I'm currently writing a SAML Identity provider(Idp) to enable SSO and one of the easy ways to go about it is to use Shibboleth Identity Provider which is a ready deployable web application on it's own.

We also have an in-house authentication system that authenticates users via login screen and also has certain OAuth service implemented.

In integrating the Shibboleth Idp an easy option is to redirect the user login part during SSO to our Authentication System. And once the user is authenticated redirect him back to Shibboleth Idp which can then send a valid SAML response.

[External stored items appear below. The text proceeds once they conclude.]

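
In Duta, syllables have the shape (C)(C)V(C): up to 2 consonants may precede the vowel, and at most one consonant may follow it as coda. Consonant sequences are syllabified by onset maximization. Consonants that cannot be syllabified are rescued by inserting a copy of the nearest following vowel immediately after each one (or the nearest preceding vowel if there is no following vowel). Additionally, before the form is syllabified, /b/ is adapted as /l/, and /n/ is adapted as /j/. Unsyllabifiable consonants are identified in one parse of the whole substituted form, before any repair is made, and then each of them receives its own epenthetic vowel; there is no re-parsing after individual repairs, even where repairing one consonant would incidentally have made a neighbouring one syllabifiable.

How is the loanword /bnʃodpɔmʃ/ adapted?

Substitution: /b/ → /l/, /n/ → /j/, giving /ljʃodpɔmʃ/.
Syllabifying with onset maximization leaves /l/, /ʃ/ stranded (at most one coda consonant is licensed; onsets may contain at most 2 consonants).
Inserting the epenthetic vowel yields /l/ → /lo/, /ʃ/ → /ʃɔ/.

lojʃodpɔmʃɔ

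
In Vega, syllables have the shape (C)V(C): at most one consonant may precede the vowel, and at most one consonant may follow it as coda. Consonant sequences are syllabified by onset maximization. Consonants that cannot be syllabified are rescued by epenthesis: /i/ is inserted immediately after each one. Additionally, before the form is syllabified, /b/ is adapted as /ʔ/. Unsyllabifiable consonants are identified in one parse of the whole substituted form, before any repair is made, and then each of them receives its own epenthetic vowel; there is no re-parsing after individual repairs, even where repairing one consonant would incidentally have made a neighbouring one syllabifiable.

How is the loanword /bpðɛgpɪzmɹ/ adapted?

ʔipiðɛgpɪzmiɹi

Substitution: /b/ → /ʔ/, giving /ʔpðɛgpɪzmɹ/.
Syllabifying with onset maximization leaves /ʔ/, /p/, /m/, /ɹ/ stranded (at most one coda consonant is licensed; onsets are limited to one consonant).
Epenthesis after each stranded consonant: /ʔ/ → /ʔi/, /p/ → /pi/, /m/ → /mi/, /ɹ/ → /ɹi/.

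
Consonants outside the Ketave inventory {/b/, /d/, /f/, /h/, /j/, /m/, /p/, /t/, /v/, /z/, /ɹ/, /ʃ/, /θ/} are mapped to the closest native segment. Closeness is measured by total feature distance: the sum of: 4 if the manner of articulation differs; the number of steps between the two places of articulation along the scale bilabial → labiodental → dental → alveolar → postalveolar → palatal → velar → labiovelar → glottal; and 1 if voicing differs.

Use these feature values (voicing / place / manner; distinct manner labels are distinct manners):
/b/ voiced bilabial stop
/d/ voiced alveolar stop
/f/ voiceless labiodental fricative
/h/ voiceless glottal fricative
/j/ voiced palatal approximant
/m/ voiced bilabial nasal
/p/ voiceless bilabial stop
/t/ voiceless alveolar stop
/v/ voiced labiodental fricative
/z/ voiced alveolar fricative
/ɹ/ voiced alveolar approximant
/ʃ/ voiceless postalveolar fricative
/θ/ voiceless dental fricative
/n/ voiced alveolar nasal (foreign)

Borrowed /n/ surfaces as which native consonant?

m

/m/ is closest: same manner (nasal), place distance 3 (alveolar→bilabial), same voicing; total 3. Next closest is /d/ at distance 4.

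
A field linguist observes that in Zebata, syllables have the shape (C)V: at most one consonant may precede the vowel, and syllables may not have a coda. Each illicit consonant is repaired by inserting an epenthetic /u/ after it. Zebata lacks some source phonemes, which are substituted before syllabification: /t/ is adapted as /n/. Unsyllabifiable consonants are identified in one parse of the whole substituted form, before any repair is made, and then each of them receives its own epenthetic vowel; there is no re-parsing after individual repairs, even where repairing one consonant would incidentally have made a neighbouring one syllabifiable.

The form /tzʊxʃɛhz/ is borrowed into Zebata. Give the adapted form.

Substitution: /t/ → /n/, giving /nzʊxʃɛhz/.
Syllabifying with onset maximization leaves /n/, /x/, /h/, /z/ stranded (no codas are permitted; onsets are limited to one consonant).
Epenthesis after each stranded consonant: /n/ → /nu/, /x/ → /xu/, /h/ → /hu/, /z/ → /zu/.

nuzʊxuʃɛhuzu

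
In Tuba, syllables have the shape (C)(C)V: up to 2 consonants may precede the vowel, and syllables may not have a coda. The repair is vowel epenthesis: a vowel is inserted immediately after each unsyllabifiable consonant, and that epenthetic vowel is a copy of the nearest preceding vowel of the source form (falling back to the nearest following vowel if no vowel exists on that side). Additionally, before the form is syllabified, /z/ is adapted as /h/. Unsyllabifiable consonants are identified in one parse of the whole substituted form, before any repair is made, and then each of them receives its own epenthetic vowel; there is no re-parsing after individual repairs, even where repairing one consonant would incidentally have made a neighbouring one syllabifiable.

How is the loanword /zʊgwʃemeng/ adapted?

hʊgʊwʃemenege

Substitution: /z/ → /h/, giving /hʊgwʃemeng/.
Under (C)(C)V, the unsyllabifiable consonants are /g/, /n/, /g/ (no codas are permitted; onsets may contain at most 2 consonants).
Epenthesis after each stranded consonant: /g/ → /gʊ/, /n/ → /ne/, /g/ → /ge/.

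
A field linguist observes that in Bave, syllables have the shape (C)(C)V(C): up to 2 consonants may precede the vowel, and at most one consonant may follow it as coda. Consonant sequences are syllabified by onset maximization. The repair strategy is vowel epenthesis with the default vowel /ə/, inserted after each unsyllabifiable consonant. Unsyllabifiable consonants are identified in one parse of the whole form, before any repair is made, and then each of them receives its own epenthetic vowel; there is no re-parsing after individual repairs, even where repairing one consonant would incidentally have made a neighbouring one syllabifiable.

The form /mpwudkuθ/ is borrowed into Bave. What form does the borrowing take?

məpwudkuθ

Syllabifying with onset maximization leaves /m/ stranded (at most one coda consonant is licensed; onsets may contain at most 2 consonants).
Epenthesis after each stranded consonant: /m/ → /mə/.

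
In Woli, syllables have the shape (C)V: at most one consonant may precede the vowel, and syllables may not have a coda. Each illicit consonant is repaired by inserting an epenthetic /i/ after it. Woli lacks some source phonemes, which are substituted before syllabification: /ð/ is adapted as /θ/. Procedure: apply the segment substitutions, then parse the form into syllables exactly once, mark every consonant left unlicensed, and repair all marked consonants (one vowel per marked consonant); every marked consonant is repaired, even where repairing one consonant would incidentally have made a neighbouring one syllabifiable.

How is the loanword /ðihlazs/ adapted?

θihilazisi

Substitution: /ð/ → /θ/, giving /θihlazs/.
Syllabifying with onset maximization leaves /h/, /z/, /s/ stranded (no codas are permitted; onsets are limited to one consonant).
Each unlicensed consonant becomes the onset of a new syllable: /h/ → /hi/, /z/ → /zi/, /s/ → /si/.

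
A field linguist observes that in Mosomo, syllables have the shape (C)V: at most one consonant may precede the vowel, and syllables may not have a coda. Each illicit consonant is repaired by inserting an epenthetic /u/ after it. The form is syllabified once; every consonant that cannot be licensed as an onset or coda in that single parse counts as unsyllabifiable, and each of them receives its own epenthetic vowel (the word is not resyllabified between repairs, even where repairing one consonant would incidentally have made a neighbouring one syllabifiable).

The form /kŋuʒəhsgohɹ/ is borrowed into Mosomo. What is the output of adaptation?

Under (C)V, the unsyllabifiable consonants are /k/, /h/, /s/, /h/, /ɹ/ (no codas are permitted; onsets are limited to one consonant).
Inserting the epenthetic vowel yields /k/ → /ku/, /h/ → /hu/, /s/ → /su/, /h/ → /hu/, /ɹ/ → /ɹu/.

kuŋuʒəhusugohuɹu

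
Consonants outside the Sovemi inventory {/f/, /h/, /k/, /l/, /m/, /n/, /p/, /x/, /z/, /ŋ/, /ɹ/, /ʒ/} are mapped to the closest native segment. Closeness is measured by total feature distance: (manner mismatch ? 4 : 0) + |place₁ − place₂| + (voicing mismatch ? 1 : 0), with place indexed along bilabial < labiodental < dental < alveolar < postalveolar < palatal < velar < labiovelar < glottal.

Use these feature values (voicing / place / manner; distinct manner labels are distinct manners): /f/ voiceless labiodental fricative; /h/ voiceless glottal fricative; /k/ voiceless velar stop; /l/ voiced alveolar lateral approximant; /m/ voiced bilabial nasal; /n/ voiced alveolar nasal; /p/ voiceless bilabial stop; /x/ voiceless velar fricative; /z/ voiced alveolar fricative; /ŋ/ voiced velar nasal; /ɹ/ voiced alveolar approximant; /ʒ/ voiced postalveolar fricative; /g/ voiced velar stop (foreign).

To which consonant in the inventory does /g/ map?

k

/k/ is closest: same manner (stop), place distance 0 (velar→velar), voicing differs (+1); total 1. Next closest is /ŋ/ at distance 4.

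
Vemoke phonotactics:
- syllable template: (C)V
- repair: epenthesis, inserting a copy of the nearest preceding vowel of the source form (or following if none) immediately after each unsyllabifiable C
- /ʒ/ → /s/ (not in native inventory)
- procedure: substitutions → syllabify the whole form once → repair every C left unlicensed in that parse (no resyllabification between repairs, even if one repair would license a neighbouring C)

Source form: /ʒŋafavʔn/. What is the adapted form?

Substitution: /ʒ/ → /s/, giving /sŋafavʔn/.
Under (C)V, the unsyllabifiable consonants are /s/, /v/, /ʔ/, /n/ (no codas are permitted; onsets are limited to one consonant).
Each unlicensed consonant becomes the onset of a new syllable: /s/ → /sa/, /v/ → /va/, /ʔ/ → /ʔa/, /n/ → /na/.

saŋafavaʔana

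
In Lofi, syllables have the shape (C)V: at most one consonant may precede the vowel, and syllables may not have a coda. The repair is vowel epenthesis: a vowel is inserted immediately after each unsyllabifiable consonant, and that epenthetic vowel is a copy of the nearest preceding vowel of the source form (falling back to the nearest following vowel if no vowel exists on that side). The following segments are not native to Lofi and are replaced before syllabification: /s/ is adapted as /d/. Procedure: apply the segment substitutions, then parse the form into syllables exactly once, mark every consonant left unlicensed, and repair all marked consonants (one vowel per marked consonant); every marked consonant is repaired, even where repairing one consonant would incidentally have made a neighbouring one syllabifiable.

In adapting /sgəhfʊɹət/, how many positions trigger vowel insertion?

After substitution the input is /dgəhfʊɹət/.
The unsyllabifiable consonants are /d/, /h/, /t/; each receives one epenthetic vowel.

3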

Ideally I'd like to keep the two as separate systems(Identity provider and Authentication System) for the following reasons:

1. Relatively easier to keep them separate than trying to merge our Authentication system into Shibboleth Idp. Our Authentication System and Idp uses different web frameworks(play vs spring)

2. SAML Identity Provider to me seems like a slightly separate concern than logging a user in and in the spirit of micro services, I like it separate.

I read that there are however ways to integrate Idp into Authentication system but it seems complex and ugly.

My question is this: Does it make sense to have these two as separate systems ?

The argument against keeping the two separate is that we already have Oauth in built with Authentication system. So may be it makes sense to integrate SAML Identity provider with our existing Authentication System as well than deviate from the pattern.

Answer 1

Keep them separate because then it is easier to establish that they are each secure. For example, an injection defect in one cannot then compromise the other.

An IdP should be on separate hardware which is thoroughly walled off, both network wise and physically. Even if your identities are for low stakes activities, users who reuse passwords will resent it if you are compromised.